ST. PETERSBURG — The way Ray Tampa sees it, dialogue would be nice. Outrage would be better.
The president of the St. Petersburg NAACP is talking about the black male graduation rate in Pinellas. By one count, it's the lowest of any big district in the entire country at 21 percent. By another, it's among the lowest in Florida.
Either way, Tampa said, the black community has hit rock bottom. And yet, too many community and political leaders act as if it's business as usual.
"Why don't we have outrage?" said Tampa, a former school principal. "That eats at me to the core."
To start a fire, Tampa helped organize a "comprehensive community discussion" Thursday that drew more than 200 people to a St. Petersburg church and featured a high-profile, 14-member panel that included St. Petersburg Mayor Bill Foster and Florida NAACP president Adora Obi Nweze.
For more than two hours, panelists and audience members ticked off potential remedies: more mentors, more engaged parents, more school choice, more God.
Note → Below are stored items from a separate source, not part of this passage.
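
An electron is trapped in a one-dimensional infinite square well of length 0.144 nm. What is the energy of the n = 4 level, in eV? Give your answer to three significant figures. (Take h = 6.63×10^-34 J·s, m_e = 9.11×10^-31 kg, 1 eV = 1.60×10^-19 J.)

For an infinite well E_n = n²h²/(8m_eL²), so E_1 = h²/(8m_eL²) = (6.63×10^-34)²/(8·9.11×10^-31·(1.44×10^-10 m)²) = 2.909×10^-18 J.
Then E_4 = 4²·E_1 = 16·2.909×10^-18 J = 4.654×10^-17 J.
Converting, E_4 = 4.654×10^-17 J / (1.60×10^-19 J/eV) = 291 eV.

E_4 = 291 eV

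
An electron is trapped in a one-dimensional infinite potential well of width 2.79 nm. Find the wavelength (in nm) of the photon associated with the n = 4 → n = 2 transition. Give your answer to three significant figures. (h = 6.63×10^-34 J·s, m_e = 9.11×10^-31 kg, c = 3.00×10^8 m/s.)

λ = 2.14×10^3 nm

E_1 = h²/(8m_eL²) = 7.748×10^-21 J, so ΔE = (4² − 2²)E_1 = 9.298×10^-20 J.
λ = hc/ΔE = (6.63×10^-34·3.00×10^8)/9.298×10^-20 = 2.14×10^-6 m = 2.14×10^3 nm.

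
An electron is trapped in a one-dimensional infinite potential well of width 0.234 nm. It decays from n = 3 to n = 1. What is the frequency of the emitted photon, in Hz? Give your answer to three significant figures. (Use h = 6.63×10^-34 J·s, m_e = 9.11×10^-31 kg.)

E_1 = h²/(8m_eL²) = 1.102×10^-18 J and ΔE = (3² − 1²)E_1 = 8.816×10^-18 J.
f = ΔE/h = 8.816×10^-18/6.63×10^-34 = 1.33×10^16 Hz.

f = 1.33×10^16 Hz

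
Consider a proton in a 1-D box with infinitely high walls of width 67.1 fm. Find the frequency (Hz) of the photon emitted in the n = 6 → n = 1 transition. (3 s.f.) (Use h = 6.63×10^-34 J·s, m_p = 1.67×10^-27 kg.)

E_1 = h²/(8m_pL²) = 7.308×10^-15 J and ΔE = (6² − 1²)E_1 = 2.558×10^-13 J.
f = ΔE/h = 2.558×10^-13/6.63×10^-34 = 3.86×10^20 Hz.

f = 3.86×10^20 Hz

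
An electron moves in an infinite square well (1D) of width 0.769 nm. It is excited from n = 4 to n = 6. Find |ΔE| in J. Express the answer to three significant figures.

|ΔE| = 2.04×10^-18 J

E_1 = h²/(8m_eL²) = 1.019×10^-19 J.
|ΔE| = |4² − 6²|·E_1 = 20·1.019×10^-19 J = 2.04×10^-18 J.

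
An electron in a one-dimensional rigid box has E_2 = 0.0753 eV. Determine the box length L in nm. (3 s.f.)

From E_n = n²h²/(8m_eL²), L = n·h/√(8m_eE_n).
E_2 = 0.0753 eV = 1.206×10^-20 J, so L = 2·6.626×10^-34/√(8·9.109×10^-31·1.206×10^-20) = 4.47×10^-9 m = 4.47 nm.

L = 4.47 nm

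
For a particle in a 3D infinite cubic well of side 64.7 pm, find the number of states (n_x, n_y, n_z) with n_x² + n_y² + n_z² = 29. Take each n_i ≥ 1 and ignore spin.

The level has n_x² + n_y² + n_z² = 29. The ordered positive-integer solutions are (2, 3, 4), (2, 4, 3), (3, 2, 4), (3, 4, 2), (4, 2, 3), (4, 3, 2).
That gives 6 states.

degeneracy = 6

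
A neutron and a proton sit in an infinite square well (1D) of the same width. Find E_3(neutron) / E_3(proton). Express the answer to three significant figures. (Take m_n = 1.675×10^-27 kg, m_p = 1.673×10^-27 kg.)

0.999

E_n ∝ 1/m at fixed n and L, so the ratio is m_p/m_n = 1.673×10^-27/1.675×10^-27 = 0.999.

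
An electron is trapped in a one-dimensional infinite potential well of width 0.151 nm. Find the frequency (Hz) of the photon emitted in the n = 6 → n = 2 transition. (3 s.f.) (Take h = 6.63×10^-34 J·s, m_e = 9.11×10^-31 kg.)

f = 1.28×10^17 Hz

E_1 = h²/(8m_eL²) = 2.645×10^-18 J and ΔE = (6² − 2²)E_1 = 8.464×10^-17 J.
f = ΔE/h = 8.464×10^-17/6.63×10^-34 = 1.28×10^17 Hz.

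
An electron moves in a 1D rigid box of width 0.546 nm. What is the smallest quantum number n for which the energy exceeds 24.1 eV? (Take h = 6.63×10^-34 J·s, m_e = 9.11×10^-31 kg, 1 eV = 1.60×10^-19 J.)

n = 5

E_1 = h²/(8m_eL²) = 2.023×10^-19 J = 1.264 eV.
Need n² > 24.1/1.264 = 19.07, i.e. n > 4.367.
The smallest integer satisfying this is n = 5.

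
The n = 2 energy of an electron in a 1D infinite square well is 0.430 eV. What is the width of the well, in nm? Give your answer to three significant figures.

From E_n = n²h²/(8m_eL²), L = n·h/√(8m_eE_n).
E_2 = 0.430 eV = 6.889×10^-20 J, so L = 2·6.626×10^-34/√(8·9.109×10^-31·6.889×10^-20) = 1.87×10^-9 m = 1.87 nm.

L = 1.87 nm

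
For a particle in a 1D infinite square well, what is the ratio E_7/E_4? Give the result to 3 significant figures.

3.06

E_n ∝ n², so E_7/E_4 = 7²/4² = 49/16 = 3.06.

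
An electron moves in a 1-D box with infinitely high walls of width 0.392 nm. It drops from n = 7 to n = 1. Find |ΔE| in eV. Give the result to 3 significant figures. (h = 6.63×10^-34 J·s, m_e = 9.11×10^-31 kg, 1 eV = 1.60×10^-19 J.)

|ΔE| = 118 eV

E_1 = h²/(8m_eL²) = 3.925×10^-19 J.
|ΔE| = |7² − 1²|·E_1 = 48·3.925×10^-19 J = 1.884×10^-17 J = 118 eV.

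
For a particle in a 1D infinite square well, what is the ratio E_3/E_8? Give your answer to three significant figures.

0.141

E_n ∝ n², so E_3/E_8 = 3²/8² = 9/64 = 0.141.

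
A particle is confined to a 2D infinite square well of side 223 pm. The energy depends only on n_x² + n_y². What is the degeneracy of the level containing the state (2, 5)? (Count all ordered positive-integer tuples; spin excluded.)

degeneracy = 2

The level has n_x² + n_y² = 29. The ordered positive-integer solutions are (2, 5), (5, 2).
That gives 2 states.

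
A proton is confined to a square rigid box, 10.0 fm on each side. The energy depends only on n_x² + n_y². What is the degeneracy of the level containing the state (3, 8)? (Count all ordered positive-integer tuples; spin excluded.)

The level has n_x² + n_y² = 73. The ordered positive-integer solutions are (3, 8), (8, 3).
That gives 2 states.

degeneracy = 2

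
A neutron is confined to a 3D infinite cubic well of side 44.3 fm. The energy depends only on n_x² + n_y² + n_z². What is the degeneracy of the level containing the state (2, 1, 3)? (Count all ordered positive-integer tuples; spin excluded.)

degeneracy = 6

The level has n_x² + n_y² + n_z² = 14. The ordered positive-integer solutions are (1, 2, 3), (1, 3, 2), (2, 1, 3), (2, 3, 1), (3, 1, 2), (3, 2, 1).
That gives 6 states.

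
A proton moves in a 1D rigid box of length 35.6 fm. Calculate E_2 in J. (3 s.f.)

E_2 = 1.04×10^-13 J

For an infinite well E_n = n²h²/(8m_pL²), so E_1 = h²/(8m_pL²) = (6.626×10^-34)²/(8·1.673×10^-27·(3.56×10^-14 m)²) = 2.588×10^-14 J.
Then E_2 = 2²·E_1 = 4·2.588×10^-14 J = 1.04×10^-13 J.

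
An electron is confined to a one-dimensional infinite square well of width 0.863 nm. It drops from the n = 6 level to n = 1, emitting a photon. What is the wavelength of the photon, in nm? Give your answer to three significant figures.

E_1 = h²/(8m_eL²) = 8.089×10^-20 J, so ΔE = (6² − 1²)E_1 = 2.831×10^-18 J.
λ = hc/ΔE = (6.626×10^-34·2.998×10^8)/2.831×10^-18 = 7.02×10^-8 m = 70.2 nm.

λ = 70.2 nm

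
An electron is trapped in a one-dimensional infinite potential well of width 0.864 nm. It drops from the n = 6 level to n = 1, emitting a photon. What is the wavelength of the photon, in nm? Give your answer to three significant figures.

E_1 = h²/(8m_eL²) = 8.071×10^-20 J, so ΔE = (6² − 1²)E_1 = 2.825×10^-18 J.
λ = hc/ΔE = (6.626×10^-34·2.998×10^8)/2.825×10^-18 = 7.03×10^-8 m = 70.3 nm.

λ = 70.3 nm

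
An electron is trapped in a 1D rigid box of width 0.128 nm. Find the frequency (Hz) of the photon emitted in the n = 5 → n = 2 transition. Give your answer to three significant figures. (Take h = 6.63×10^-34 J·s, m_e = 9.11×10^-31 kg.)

f = 1.17×10^17 Hz

E_1 = h²/(8m_eL²) = 3.681×10^-18 J and ΔE = (5² − 2²)E_1 = 7.730×10^-17 J.
f = ΔE/h = 7.730×10^-17/6.63×10^-34 = 1.17×10^17 Hz.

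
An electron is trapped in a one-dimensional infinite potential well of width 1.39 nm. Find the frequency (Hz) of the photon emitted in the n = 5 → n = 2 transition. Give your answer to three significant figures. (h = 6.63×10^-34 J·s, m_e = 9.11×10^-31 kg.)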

Some wanted to see more community members volunteering in schools. Some wanted to hear more parents reading bedtime stories to their sons. "Amen," they called, when they liked what they heard. "All right, brother."
By night's end, nobody had threatened to storm the school district administration building, as some parent groups have done with other issues. But long rows of people in the pews at Bethel Community Baptist Church seemed fired up to do something.
"When's the next meeting?" a man in a red ball cap asked. "When we do get pens in our hands and start coming up with solutions?"
There's pain behind Pinellas' jaw-dropping graduation rates. Mystery, too.
The academic plight of black males is not new. Nationwide, they're falling through cracks in the education pipeline at higher rates than other groups. Lower test scores. Higher suspensions. More dropouts. Florida is ground zero, with more black male students than any other state and one of the worst graduation rates.
By some measures, it's even worse in Pinellas.
In August, a national report by the Schott Foundation for Public Education concluded that Pinellas had the lowest graduation rate for black males of any big school district in the country.
The Pinellas school district disputed the foundation's figure — 21 percent in 2008 — and questioned its methodology. It also noted that the district had more ninth-graders a few years ago because of a stricter retention policy, which skewed graduation rates downward.
But Pinellas looks bad when the state crunches numbers, too.
The district's state-computed graduation rate for black males was 53.4 percent in 2008-09 (the 2009-10 figures have not been released yet). That's lower than the state average of 59.4 percent, lower than the 70.7 percent rate in neighboring Hillsborough and lower than 58 of Florida's 67 school districts.
As a whole, black students in Pinellas also do poorly on the FCAT — worse and often far worse on the reading, math and science portions than black students in Florida's other big urban districts.
On Thursday, nobody asked why.
Jim Madden, the district's deputy superintendent and one of the panelists, didn't offer any wonky explanations. Whether it's 21 percent or 53 percent, he told the crowd, "it's still unacceptable."
In 33 years in public education, he continued, this was the first time he had seen a meeting like this one. "Wouldn't it be nice if instead of closing schools, we could close prisons?" he said. "Let's get together and do it."
There was no shortage of ideas on where to begin.
Joseph Smiley, the dean of social and behavioral science at St. Petersburg College, said research shows black male students benefit academically when black male adults serve as mentors. Make that a top goal, he told the group, and get on it now.
"We ought to say every African American male in this county will have a committed mentor in the next four months," he said.
Smiley and others also stressed parental involvement and a flip-side issue that doesn't get much attention: parental education.
After another panelist got a standing ovation for detailing how she helped her son through school, Gibbs High principal Kevin Gordon was asked if she was the exception to the rule. "I'm going to say she's the model," he said diplomatically.
Plenty of parents want to help their kids succeed, he continued. But some are weighed down by two or three jobs, or saddled with substance abuse or other problems. Others just flat-out don't know how to help.
"Getting them to school is sometimes the most parental involvement they know how to do," he said. "We have to augment that. We have to help our parents who don't know how."
Some suggested that public schools had failed black males. And that private schools would do better.
"Let's look at the statistics when the God factor is included," said Nation of Islam student minister Louis Muhammad. "Public schools have long ago lost their grip on the intellectual interest of our children. They're not stupid. They're disinterested."
DeVere Beard, the head of Academy Prep, a St. Petersburg private school, told the crowd that 87 percent of his fifth- through eighth-grade students, most of whom are black, go on to graduate from high school. The highly regarded prep school mandates longer school days and school years and puts a heavy emphasis on character education.
Pinellas does not have a public school like it.
"We have solutions," Beard said. "I want it to be replicated."